The common assumption is that the more the playoff pool grows, the greater the damage done to the most exciting regular season in sports. This is partially true, in that a larger playoff grants teams a margin of error that previously didn’t exist. Oklahoma State could lose to Iowa State and only have to worry about its seed, instead of being effectively eliminated from a shot at the national title game.
But that leads us into the murky world of résumés and perception, which is how one-loss Alabama earned a national title bid over one-loss Oklahoma State and subsequently beat LSU, rendering the Tigers’ regular-season win over the Crimson Tide meaningless despite the assertion that “every game counts.” Debating college football means engaging in never-ending circular arguments, which is a silly, antiquated alternative to pursuing fairness and ditching a punchy slogan that appeals to the tradition lovers in all of us but is blatantly false.
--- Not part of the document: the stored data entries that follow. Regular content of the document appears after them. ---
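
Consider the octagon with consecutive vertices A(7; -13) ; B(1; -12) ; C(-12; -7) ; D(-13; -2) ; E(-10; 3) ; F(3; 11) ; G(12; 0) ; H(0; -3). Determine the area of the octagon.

Apply the shoelace (surveyor's) formula: 2A = Σ (x_i·y_{i+1} − x_{i+1}·y_i), indices taken mod 8.
Cross-terms: -71, -151, -67, -59, -119, -132, -36, 21  ⇒  Σ = -614
Area = |Σ|/2 = 307.

307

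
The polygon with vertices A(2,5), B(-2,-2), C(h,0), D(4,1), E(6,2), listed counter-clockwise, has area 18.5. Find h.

Write out the shoelace sum; only the two edges meeting at C involve h:
2·Area = [((-2)·0 − h·(-2)) + (h·1 − 4·0)] + 34
       = 3·h + 34 = 37
⇒ h = 1.

1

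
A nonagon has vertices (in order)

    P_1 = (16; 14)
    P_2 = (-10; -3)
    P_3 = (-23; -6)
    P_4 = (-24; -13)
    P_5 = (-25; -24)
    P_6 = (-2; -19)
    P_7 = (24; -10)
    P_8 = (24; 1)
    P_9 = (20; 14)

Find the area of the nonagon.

1014

Cross-terms: 92, -9, 155, 251, 427, 476, 264, 316, 56  ⇒  Σ = 2028
Area = |Σ|/2 = 1014.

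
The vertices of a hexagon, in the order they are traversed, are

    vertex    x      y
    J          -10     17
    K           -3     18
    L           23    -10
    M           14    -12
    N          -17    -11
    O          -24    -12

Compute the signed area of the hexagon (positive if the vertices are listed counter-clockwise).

Apply Gauss's area formula: 2A = Σ (x_i·y_{i+1} − x_{i+1}·y_i), indices taken mod 6.
Σ = (-129) + (-384) + (-136) + (-358) + (-60) + (-528) = -1595
Signed area = Σ/2 = -797.5 (negative ⇒ clockwise traversal).

-797.5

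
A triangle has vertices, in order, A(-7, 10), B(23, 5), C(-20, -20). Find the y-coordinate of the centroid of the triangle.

Apply the shoelace formula. First the cross-terms c_i = x_i·y_{i+1} − x_{i+1}·y_i:
  -265, -360, -340  ⇒  2A = -965, A = -482.5.
Then Σ (y_i + y_{i+1})·c_i = 4825, so ȳ = 4825 / (6·(-482.5)) = -5/3.

-5/3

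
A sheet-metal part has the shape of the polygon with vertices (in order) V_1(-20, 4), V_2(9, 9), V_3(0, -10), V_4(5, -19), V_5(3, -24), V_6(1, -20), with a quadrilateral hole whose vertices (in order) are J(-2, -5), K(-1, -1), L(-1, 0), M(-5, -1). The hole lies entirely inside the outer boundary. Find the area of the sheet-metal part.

Outer boundary:
Σ = (-216) + (-90) + (50) + (-63) + (-36) + (-396) = -751
Area = |Σ|/2 = 375.5.
Hole:
Apply the shoelace (surveyor's) formula: 2A = Σ (x_i·y_{i+1} − x_{i+1}·y_i), indices taken mod 4.
Cross-terms: -3, -1, 1, 23  ⇒  Σ = 20
Area = |Σ|/2 = 10.
Net area = 375.5 − 10 = 365.5.

365.5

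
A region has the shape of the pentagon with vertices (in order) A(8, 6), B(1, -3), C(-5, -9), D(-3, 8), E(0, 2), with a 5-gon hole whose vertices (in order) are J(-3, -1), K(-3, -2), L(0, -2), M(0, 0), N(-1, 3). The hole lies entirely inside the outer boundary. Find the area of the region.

Outer boundary:
Apply the shoelace formula: 2A = Σ (x_i·y_{i+1} − x_{i+1}·y_i), indices taken mod 5.
A→B: (8)(-3) − (1)(6) = -30
B→C: (1)(-9) − (-5)(-3) = -24
C→D: (-5)(8) − (-3)(-9) = -67
D→E: (-3)(2) − (0)(8) = -6
E→A: (0)(6) − (8)(2) = -16
Σ = -143
Area = |Σ|/2 = 71.5.
Hole:
Apply the shoelace formula: 2A = Σ (x_i·y_{i+1} − x_{i+1}·y_i), indices taken mod 5.
Σ = (3) + (6) + (0) + (0) + (10) = 19
Area = |Σ|/2 = 9.5.
Net area = 71.5 − 9.5 = 62.

62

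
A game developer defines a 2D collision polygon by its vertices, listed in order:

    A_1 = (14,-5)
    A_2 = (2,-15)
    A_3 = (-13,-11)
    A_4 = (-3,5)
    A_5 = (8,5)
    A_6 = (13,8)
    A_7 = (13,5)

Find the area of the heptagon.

372.5

A_1→A_2: (14)(-15) − (2)(-5) = -200
A_2→A_3: (2)(-11) − (-13)(-15) = -217
A_3→A_4: (-13)(5) − (-3)(-11) = -98
A_4→A_5: (-3)(5) − (8)(5) = -55
A_5→A_6: (8)(8) − (13)(5) = -1
A_6→A_7: (13)(5) − (13)(8) = -39
A_7→A_1: (13)(-5) − (14)(5) = -135
Σ = -745
Area = |Σ|/2 = 372.5.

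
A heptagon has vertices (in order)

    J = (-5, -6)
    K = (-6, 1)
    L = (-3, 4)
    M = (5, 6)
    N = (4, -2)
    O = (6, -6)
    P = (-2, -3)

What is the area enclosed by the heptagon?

89.5

Apply Gauss's area formula: 2A = Σ (x_i·y_{i+1} − x_{i+1}·y_i), indices taken mod 7.
Cross-terms: -41, -21, -38, -34, -12, -30, -3  ⇒  Σ = -179
Area = |Σ|/2 = 89.5.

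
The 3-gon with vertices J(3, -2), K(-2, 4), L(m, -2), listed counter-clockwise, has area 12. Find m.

-1

The doubled signed area Σ (x_i y_{i+1} − x_{i+1} y_i) is linear in m.
With m=0 it equals 18; the coefficient of m is -6 (from the two edges through L).
So -6·m + 18 = 2·12 = 24 ⇒ m = -1.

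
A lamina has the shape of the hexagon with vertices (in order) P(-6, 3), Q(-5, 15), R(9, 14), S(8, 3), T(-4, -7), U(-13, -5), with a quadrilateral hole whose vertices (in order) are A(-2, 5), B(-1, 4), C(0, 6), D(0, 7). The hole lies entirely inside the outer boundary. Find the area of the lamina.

Outer boundary:
Σ = (-75) + (-205) + (-85) + (-44) + (-71) + (-69) = -549
Area = |Σ|/2 = 274.5.
Hole:
Apply the surveyor's formula: 2A = Σ (x_i·y_{i+1} − x_{i+1}·y_i), indices taken mod 4.
Σ = (-3) + (-6) + (0) + (14) = 5
Area = |Σ|/2 = 2.5.
Net area = 274.5 − 2.5 = 272.

272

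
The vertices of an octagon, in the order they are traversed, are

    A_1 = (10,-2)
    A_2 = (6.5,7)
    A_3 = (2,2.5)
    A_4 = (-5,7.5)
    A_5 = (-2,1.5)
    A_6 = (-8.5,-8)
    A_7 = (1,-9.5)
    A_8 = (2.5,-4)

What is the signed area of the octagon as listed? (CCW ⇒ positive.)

Apply the surveyor's formula: 2A = Σ (x_i·y_{i+1} − x_{i+1}·y_i), indices taken mod 8.
Cross-terms: 83, 2.25, 27.5, 7.5, 28.75, 88.75, 19.75, 35  ⇒  Σ = 292.5
Signed area = Σ/2 = 146.25 (positive ⇒ counter-clockwise traversal).

146.25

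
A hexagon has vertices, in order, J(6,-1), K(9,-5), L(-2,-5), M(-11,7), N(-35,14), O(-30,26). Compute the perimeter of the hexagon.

114

|JK| = √((3)² + (-4)²) = √25 = 5
|KL| = √((-11)² + (0)²) = √121 = 11
|LM| = √((-9)² + (12)²) = √225 = 15
|MN| = √((-24)² + (7)²) = √625 = 25
|NO| = √((5)² + (12)²) = √169 = 13
|OJ| = √((36)² + (-27)²) = √2025 = 45
Perimeter = 5 + 11 + 15 + 25 + 13 + 45 = 114.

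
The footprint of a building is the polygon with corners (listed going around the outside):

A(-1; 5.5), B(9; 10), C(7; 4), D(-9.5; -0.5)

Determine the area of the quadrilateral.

Apply Gauss's area formula: 2A = Σ (x_i·y_{i+1} − x_{i+1}·y_i), indices taken mod 4.
A→B: (-1)(10) − (9)(5.5) = -59.5
B→C: (9)(4) − (7)(10) = -34
C→D: (7)(-0.5) − (-9.5)(4) = 34.5
D→A: (-9.5)(5.5) − (-1)(-0.5) = -52.75
Σ = -111.75
Area = |Σ|/2 = 55.875.

55.875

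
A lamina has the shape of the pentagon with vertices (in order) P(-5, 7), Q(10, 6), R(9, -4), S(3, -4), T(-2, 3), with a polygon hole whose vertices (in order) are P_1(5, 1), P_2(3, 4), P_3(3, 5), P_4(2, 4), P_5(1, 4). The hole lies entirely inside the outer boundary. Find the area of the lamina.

104.5

Outer boundary:
Apply the surveyor's formula: 2A = Σ (x_i·y_{i+1} − x_{i+1}·y_i), indices taken mod 5.
Cross-terms: -100, -94, -24, 1, 1  ⇒  Σ = -216
Area = |Σ|/2 = 108.
Hole:
Apply the surveyor's formula: 2A = Σ (x_i·y_{i+1} − x_{i+1}·y_i), indices taken mod 5.
Σ = (17) + (3) + (2) + (4) + (-19) = 7
Area = |Σ|/2 = 3.5.
Net area = 108 − 3.5 = 104.5.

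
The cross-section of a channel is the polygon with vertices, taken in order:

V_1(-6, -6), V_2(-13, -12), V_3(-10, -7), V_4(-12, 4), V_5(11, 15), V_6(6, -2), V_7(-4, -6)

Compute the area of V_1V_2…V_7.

Apply the surveyor's formula: 2A = Σ (x_i·y_{i+1} − x_{i+1}·y_i), indices taken mod 7.
Σ = (-6) + (-29) + (-124) + (-224) + (-112) + (-44) + (-12) = -551
Area = |Σ|/2 = 275.5.

275.5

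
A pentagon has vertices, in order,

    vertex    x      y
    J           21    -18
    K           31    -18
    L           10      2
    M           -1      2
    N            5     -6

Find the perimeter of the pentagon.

80

|JK| = √((10)² + (0)²) = √100 = 10
|KL| = √((-21)² + (20)²) = √841 = 29
|LM| = √((-11)² + (0)²) = √121 = 11
|MN| = √((6)² + (-8)²) = √100 = 10
|NJ| = √((16)² + (-12)²) = √400 = 20
Perimeter = 10 + 29 + 11 + 10 + 20 = 80.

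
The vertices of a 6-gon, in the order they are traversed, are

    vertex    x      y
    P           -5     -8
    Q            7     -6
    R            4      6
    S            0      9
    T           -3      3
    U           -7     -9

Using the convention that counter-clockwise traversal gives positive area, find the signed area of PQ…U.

P→Q: (-5)(-6) − (7)(-8) = 86
Q→R: (7)(6) − (4)(-6) = 66
R→S: (4)(9) − (0)(6) = 36
S→T: (0)(3) − (-3)(9) = 27
T→U: (-3)(-9) − (-7)(3) = 48
U→P: (-7)(-8) − (-5)(-9) = 11
Σ = 274
Signed area = Σ/2 = 137 (positive ⇒ counter-clockwise traversal).

137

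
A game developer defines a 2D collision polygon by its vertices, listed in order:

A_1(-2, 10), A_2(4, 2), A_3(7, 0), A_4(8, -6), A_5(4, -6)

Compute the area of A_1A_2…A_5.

A_1→A_2: (-2)(2) − (4)(10) = -44
A_2→A_3: (4)(0) − (7)(2) = -14
A_3→A_4: (7)(-6) − (8)(0) = -42
A_4→A_5: (8)(-6) − (4)(-6) = -24
A_5→A_1: (4)(10) − (-2)(-6) = 28
Σ = -96
Area = |Σ|/2 = 48.

48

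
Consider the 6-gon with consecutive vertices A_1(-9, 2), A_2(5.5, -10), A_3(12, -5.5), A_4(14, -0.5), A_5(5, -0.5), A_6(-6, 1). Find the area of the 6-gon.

117.125

A_1→A_2: (-9)(-10) − (5.5)(2) = 79
A_2→A_3: (5.5)(-5.5) − (12)(-10) = 89.75
A_3→A_4: (12)(-0.5) − (14)(-5.5) = 71
A_4→A_5: (14)(-0.5) − (5)(-0.5) = -4.5
A_5→A_6: (5)(1) − (-6)(-0.5) = 2
A_6→A_1: (-6)(2) − (-9)(1) = -3
Σ = 234.25
Area = |Σ|/2 = 117.125.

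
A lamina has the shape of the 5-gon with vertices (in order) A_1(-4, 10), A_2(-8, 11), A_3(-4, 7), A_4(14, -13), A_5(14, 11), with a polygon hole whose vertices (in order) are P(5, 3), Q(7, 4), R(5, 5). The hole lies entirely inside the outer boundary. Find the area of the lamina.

247

Outer boundary:
Σ = (36) + (-12) + (-46) + (336) + (184) = 498
Area = |Σ|/2 = 249.
Hole:
Apply the shoelace formula: 2A = Σ (x_i·y_{i+1} − x_{i+1}·y_i), indices taken mod 3.
Cross-terms: -1, 15, -10  ⇒  Σ = 4
Area = |Σ|/2 = 2.
Net area = 249 − 2 = 247.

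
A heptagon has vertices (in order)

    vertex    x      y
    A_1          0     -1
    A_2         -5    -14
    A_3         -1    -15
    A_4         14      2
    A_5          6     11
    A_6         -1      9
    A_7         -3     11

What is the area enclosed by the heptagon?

245

Σ = (-5) + (61) + (208) + (142) + (65) + (16) + (3) = 490
Area = |Σ|/2 = 245.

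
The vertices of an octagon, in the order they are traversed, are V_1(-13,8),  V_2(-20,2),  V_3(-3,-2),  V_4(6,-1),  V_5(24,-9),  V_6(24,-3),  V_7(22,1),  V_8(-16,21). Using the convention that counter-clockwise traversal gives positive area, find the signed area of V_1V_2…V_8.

V_1→V_2: (-13)(2) − (-20)(8) = 134
V_2→V_3: (-20)(-2) − (-3)(2) = 46
V_3→V_4: (-3)(-1) − (6)(-2) = 15
V_4→V_5: (6)(-9) − (24)(-1) = -30
V_5→V_6: (24)(-3) − (24)(-9) = 144
V_6→V_7: (24)(1) − (22)(-3) = 90
V_7→V_8: (22)(21) − (-16)(1) = 478
V_8→V_1: (-16)(8) − (-13)(21) = 145
Σ = 1022
Signed area = Σ/2 = 511 (positive ⇒ counter-clockwise traversal).

511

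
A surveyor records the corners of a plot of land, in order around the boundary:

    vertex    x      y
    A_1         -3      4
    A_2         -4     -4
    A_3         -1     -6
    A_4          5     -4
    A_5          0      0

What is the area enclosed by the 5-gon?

Cross-terms: 28, 20, 34, 0, 0  ⇒  Σ = 82
Area = |Σ|/2 = 41.

41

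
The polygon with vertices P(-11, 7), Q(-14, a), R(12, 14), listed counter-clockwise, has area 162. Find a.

The doubled signed area Σ (x_i y_{i+1} − x_{i+1} y_i) is linear in a.
With a=0 it equals 140; the coefficient of a is -23 (from the two edges through Q).
So -23·a + 140 = 2·162 = 324 ⇒ a = -8.

-8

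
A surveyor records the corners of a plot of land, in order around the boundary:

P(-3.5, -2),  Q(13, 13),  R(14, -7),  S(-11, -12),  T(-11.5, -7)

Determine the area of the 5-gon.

300

Apply the shoelace formula: 2A = Σ (x_i·y_{i+1} − x_{i+1}·y_i), indices taken mod 5.
Σ = (-19.5) + (-273) + (-245) + (-61) + (-1.5) = -600
Area = |Σ|/2 = 300.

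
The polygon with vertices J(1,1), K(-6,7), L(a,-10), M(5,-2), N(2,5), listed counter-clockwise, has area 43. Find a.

Write out the shoelace sum; only the two edges meeting at L involve a:
2·Area = [((-6)·(-10) − a·7) + (a·(-2) − 5·(-10))] + 39
       = -9·a + 149 = 86
⇒ a = 7.

7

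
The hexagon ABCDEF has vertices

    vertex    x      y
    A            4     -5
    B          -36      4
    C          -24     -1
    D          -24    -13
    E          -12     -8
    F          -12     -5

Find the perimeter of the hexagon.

98

|AB| = √((-40)² + (9)²) = √1681 = 41
|BC| = √((12)² + (-5)²) = √169 = 13
|CD| = √((0)² + (-12)²) = √144 = 12
|DE| = √((12)² + (5)²) = √169 = 13
|EF| = √((0)² + (3)²) = √9 = 3
|FA| = √((16)² + (0)²) = √256 = 16
Perimeter = 41 + 13 + 12 + 13 + 3 + 16 = 98.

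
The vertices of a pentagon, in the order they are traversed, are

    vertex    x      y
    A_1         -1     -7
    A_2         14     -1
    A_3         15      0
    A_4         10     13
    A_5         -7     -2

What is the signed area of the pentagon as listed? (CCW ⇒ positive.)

Apply Gauss's area formula: 2A = Σ (x_i·y_{i+1} − x_{i+1}·y_i), indices taken mod 5.
Cross-terms: 99, 15, 195, 71, 47  ⇒  Σ = 427
Signed area = Σ/2 = 213.5 (positive ⇒ counter-clockwise traversal).

213.5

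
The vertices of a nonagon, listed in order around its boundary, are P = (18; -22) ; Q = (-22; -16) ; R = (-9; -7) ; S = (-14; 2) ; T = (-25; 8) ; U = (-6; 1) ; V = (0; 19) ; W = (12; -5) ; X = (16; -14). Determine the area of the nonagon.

Apply Gauss's area formula: 2A = Σ (x_i·y_{i+1} − x_{i+1}·y_i), indices taken mod 9.
P→Q: (18)(-16) − (-22)(-22) = -772
Q→R: (-22)(-7) − (-9)(-16) = 10
R→S: (-9)(2) − (-14)(-7) = -116
S→T: (-14)(8) − (-25)(2) = -62
T→U: (-25)(1) − (-6)(8) = 23
U→V: (-6)(19) − (0)(1) = -114
V→W: (0)(-5) − (12)(19) = -228
W→X: (12)(-14) − (16)(-5) = -88
X→P: (16)(-22) − (18)(-14) = -100
Σ = -1447
Area = |Σ|/2 = 723.5.

723.5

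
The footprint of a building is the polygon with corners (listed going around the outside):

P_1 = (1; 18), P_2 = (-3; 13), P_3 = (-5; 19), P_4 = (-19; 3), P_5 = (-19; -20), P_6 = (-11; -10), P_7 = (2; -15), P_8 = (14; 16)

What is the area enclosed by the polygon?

745.5

Apply Gauss's area formula: 2A = Σ (x_i·y_{i+1} − x_{i+1}·y_i), indices taken mod 8.
Cross-terms: 67, 8, 346, 437, -30, 185, 242, 236  ⇒  Σ = 1491
Area = |Σ|/2 = 745.5.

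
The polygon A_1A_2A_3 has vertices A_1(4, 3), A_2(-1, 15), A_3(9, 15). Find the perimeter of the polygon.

|A_1A_2| = √((-5)² + (12)²) = √169 = 13
|A_2A_3| = √((10)² + (0)²) = √100 = 10
|A_3A_1| = √((-5)² + (-12)²) = √169 = 13
Perimeter = 13 + 10 + 13 = 36.

36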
For those who see bowls as rewards for student-athletes, there’s still little reason to think that those games would die off. TV networks live for football programming. The Rose Bowl alone gets an average of $80 million per year from ESPN; the Mountain West/Conference USA mashup will soon cash in with a big TV deal of its own.
Even if a playoff expands to 16 teams, the first two rounds could be played on campuses in December, allowing those who are knocked out to play in consolation bowls, while the rest head to the final four, which is what the new system is anyway. As long as someone is willing to pay for them, and as long as people like me will sit on the couch and watch the sport for 12 straight hours, bowl games can survive as the glorified exhibitions they’ve always been.
Between forward-thinking administrators, like the Pac-12’s Larry Scott, and even opportunistic ones, like the Big Ten’s Jim Delany, all will see the dollar signs and push to expand the playoff at some point. Playoff spots will be on the line all season, upsets will still matter, rivalry games will still define seasons and an expanded postseason will create added intrigue for the entire Top 25.
There’s no need to romanticize a past that was never as idyllic as we think. There’s no greater fallacy than tradition. Bring on a bigger playoff, because the reality is that fall Saturdays will only get better.